Recipients who are found to have intentionally violated program rules are to repay the benefits they received and be disqualified from receiving future benefits for a period of time. However, we found that recipients who appear to have intentionally violated program rules are often not disqualified, which allows individuals who repeatedly violate program rules to reapply for FoodShare benefits and immediately begin receiving them.

Coordinating Fraud Investigation Efforts

County fraud consortia were recently created in an attempt to enhance local fraud prevention and investigation efforts. However, most have not functioned as intended because the extent of collaboration in providing these services has been limited.
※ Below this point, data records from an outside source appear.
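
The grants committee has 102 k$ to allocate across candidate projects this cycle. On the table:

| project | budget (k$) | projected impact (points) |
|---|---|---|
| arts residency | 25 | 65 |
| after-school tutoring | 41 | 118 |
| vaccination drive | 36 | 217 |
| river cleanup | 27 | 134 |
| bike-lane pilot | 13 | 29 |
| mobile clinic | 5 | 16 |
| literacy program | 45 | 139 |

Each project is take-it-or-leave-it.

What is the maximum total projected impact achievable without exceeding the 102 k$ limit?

By projected impact per k$: vaccination drive 6.03, river cleanup 4.96, mobile clinic 3.20 lead.
A density-first pass picks arts residency + vaccination drive + river cleanup + mobile clinic — 432 at 93 k$.
Replace mobile clinic with bike-lane pilot: the trade gains 13 net, giving 445 at 101 k$.
Runner-up arts residency + vaccination drive + river cleanup + mobile clinic tops out at 432.

445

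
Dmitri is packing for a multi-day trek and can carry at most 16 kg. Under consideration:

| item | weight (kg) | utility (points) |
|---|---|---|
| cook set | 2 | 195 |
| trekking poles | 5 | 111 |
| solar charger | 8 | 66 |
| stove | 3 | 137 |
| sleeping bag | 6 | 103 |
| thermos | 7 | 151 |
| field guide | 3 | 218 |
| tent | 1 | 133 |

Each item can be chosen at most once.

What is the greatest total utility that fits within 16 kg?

834

Ranking by ratio (utility/kg): tent 133.00, cook set 97.50, field guide 72.67.
Filling by ratio: cook set + trekking poles + stove + field guide + tent for 794, with 2 kg left unused.
The 5 kg tied up in trekking poles is better spent on thermos — total rises to 834 (16 kg).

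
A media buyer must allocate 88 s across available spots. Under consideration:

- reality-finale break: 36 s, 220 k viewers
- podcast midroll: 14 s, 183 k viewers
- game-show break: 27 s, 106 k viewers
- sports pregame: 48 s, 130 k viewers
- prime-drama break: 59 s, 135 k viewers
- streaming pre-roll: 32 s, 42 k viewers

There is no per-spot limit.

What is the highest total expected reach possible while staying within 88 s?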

To ensure an effective and efficient approach to fraud prevention and investigation statewide, DHS will need to determine how best to facilitate the coordination of these efforts among counties, as well as the role of DHS's newly created Office of Inspector General in coordinating local efforts and providing fraud prevention and investigation services directly.

Recommendations

We recommend the Department of Health Services report to the Joint Legislative Audit Committee by December 3, 2012, on:

  • its plans to verify the social security numbers provided by FoodShare applicants (p. 35);
  • the results of its efforts to improve the timeliness with which eligibility determinations are completed (p. 39);
  • its determination of whether the advantages of charging a fee for FoodShare replacement cards to discourage unallowable use outweigh related administrative costs and effects on recipients (p. 53);
  • its plans to review and address instances in which frequent requests for FoodShare replacement cards appear to be an indication of unallowable use (p. 53);
  • its plans to provide additional training to caseworkers to help prevent the cases of incarcerated individuals from being reopened while they remain incarcerated (p. 55);
  • its efforts to implement an effective process to identify recipients who are ineligible because of incarceration and to seek repayment of FoodShare benefits provided to them (p. 55);
  • its plans to implement a process for regularly identifying FoodShare recipients who are ineligible for benefits because they are fleeing to avoid prosecution or confinement for a felony offense or are in violation of a condition of probation or parole and to seek repayment of FoodShare benefits provided to them (p. 57);
  • its plans to improve the training provided to state and local staff on the procedures to be used in disqualifying FoodShare recipients who have intentionally violated program rules (p. 59); and
  • how it will administer fraud prevention and investigation services for the FoodShare program in the future (p. 67).